Ülkedeki ilk medya operasyonlarından mevcut iktidarın yıllar içindeki dönüşümüne; yüksek tansiyonlu seçim gecelerinden The Marmara olayına; yeterince anlaşılamamış bir Atatürk'ten Ayasofya'nın ibadete açılmasına, "Adam Kazandı" olayından iktidar ve muhalefet adaylarının yıllar sonra bir araya geldiği ilk açıkoturuma; Fatih Portakal'ın emekliye ayrılma kararından medya, iktidar, kadın cinayetleri, yoksulluk ve Z kuşağının iktidar algısına dek uzanan ve Türkiye'nin son yirmi yılına damgasını vuran olaylar İsmail Küçükkaya'nın kaleminden okuyucusuna yansıyor.
Fikri Hür Vicdanı Hür sadece kamuya karşı sorumluluk duyan ve haberi değer kabul eden bir gazetecinin, İsmail Küçükkaya'nın toplumsal hafızaya düştüğü bir not…
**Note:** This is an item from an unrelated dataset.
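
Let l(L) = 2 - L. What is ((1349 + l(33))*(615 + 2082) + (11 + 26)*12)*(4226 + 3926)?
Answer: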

"Genç yaşlarından itibaren tanıdığım Küçükkaya'nın devamlı öğrenmeye ve kendini geliştirmeye çalışması bizde 60'lı yıllardan itibaren kaybolan gazetecileri hatırlatır bana ve onu bugünün gazetecilerinden farklı kılar. İsmail Küçükkaya otosansür de dahil sansürün her türünden şiddetle kaçınan bir gazetecidir. Haberleri, yeni bir olayı görüp de nakleden bir çocuğun heyecanı içinde verir, yorumlarını yapar. Tüm sevimliliğiyle, son derece ciddi bir yorumcu ve gazetecidir."